With that, the researchers had two-thirds of a battery. One electrode was aluminum metal, and the electrolyte was the liquid aluminum chloride. That leaves a second electrode to be identified. Here, there were lots of examples of storing aluminum as a chemical compound with elements below oxygen on the periodic table, such as sulfur or selenium. For imaging purposes, the team worked with selenium, creating an experimental battery cell and confirming that it was behaving according to expectations.

Imaging of the aluminum showed that, after some charge and discharge cycles, the surface was somewhat blocky, but there were no large or pointy extensions coming out of it that could damage the battery. The reactions at the selenium electrode appeared to start in the molten salt before finishing up on the electrode surface. Overall, the cell showed stable performance over dozens of cycles and the sort of high capacity per weight that aluminum should provide. So, the team moved on to building and testing the cells they were really interested in: aluminum sulfur.

At slow rates of discharge, the aluminum sulfur cells had a charge capacity per weight that was over three times that of lithium-ion batteries. That figure went down as the rate of charge/discharge went up, but performance remained excellent. If the cell was discharged over two hours and charged in just six minutes, it still had a charge capacity per weight that was 25 percent higher than lithium-ion batteries and retained roughly 80 percent of that capacity after 500 cycles—well beyond what you’d see with most lithium chemistries.

If you dropped charging times down to a bit over a minute, the capacity per weight was roughly equal to that of a lithium-ion battery, and more than 80 percent of that capacity was still available after 200 cycles. The battery cell could even tolerate a full charge in under 20 seconds, although capacity per weight was only a bit over half what you would get out of lithium-ion.

A few caveats

There are some notable cautions here. One is that the battery needs to be at about 110° C for this sort of performance. With good insulation, this only requires a small heater to get things molten; after that, the heat generated during charge/discharge cycles should keep things working. And, while insulation may add a bit to the bulk of the battery, you can get away without the cooling hardware some lithium-ion applications require.

The bigger caution is that, with any water contamination of the materials, the battery will start producing hydrogen sulfide, which is both poisonous and highly flammable. So, while the battery can’t catch fire like some lithium-ion options, if its contents come in contact with the environment, there’s a window of time where fire risks are possible before the salt cools down and solidifies.

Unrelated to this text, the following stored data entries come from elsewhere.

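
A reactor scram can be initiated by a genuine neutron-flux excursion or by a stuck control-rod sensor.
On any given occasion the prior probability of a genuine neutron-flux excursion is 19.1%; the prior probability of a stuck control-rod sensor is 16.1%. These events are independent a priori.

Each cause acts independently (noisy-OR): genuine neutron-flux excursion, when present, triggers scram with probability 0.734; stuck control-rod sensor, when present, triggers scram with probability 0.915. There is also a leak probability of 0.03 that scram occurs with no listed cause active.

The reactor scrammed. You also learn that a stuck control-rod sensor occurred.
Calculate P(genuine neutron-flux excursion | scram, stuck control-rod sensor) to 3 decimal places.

Under noisy-OR, P(scram | causes) = 1 − (1−0.03)·∏(1−qᵢ) over the active causes.
P(scram | stuck control-rod sensor) = 0.91755*0.809 + 0.978068*0.191 = 0.742298 + 0.186811 = 0.929109
Restricting to configurations with genuine neutron-flux excursion present: 0.978068*0.191 = 0.186811.
P(genuine neutron-flux excursion | scram, stuck control-rod sensor) = 0.186811 / 0.929109 ≈ 0.201

P(genuine neutron-flux excursion | scram, stuck control-rod sensor) ≈ 0.201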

On the plus side of the trade-offs, the charge per volume will likely be similar to some existing lithium chemistries, and the raw material costs are almost comically low—the researchers calculate under $9 per kilowatt-hour, or about 15 percent of lithium-ion. The chemistry’s also not especially fussy; the researchers picked up aluminum foil from the grocery store and found that it worked just fine as an electrode. That hints at the possibility that mass production may still be compatible with the high performance of these handmade cells.

Finally, the team notes that the simplicity of the chemistry should boost the recyclability of the batteries at end-of-life.

None of this is to say that this technology can let us punch a one-way ticket to battery nirvana. While a company has already been formed to commercialize the tech, there’s already a huge infrastructure dedicated to lithium-ion battery production, and the tech there is constantly improving, too. But if supplies of the raw materials for mainstream batteries ever become constrained, it could be very useful to have a tech based entirely on abundant chemicals waiting in the wings.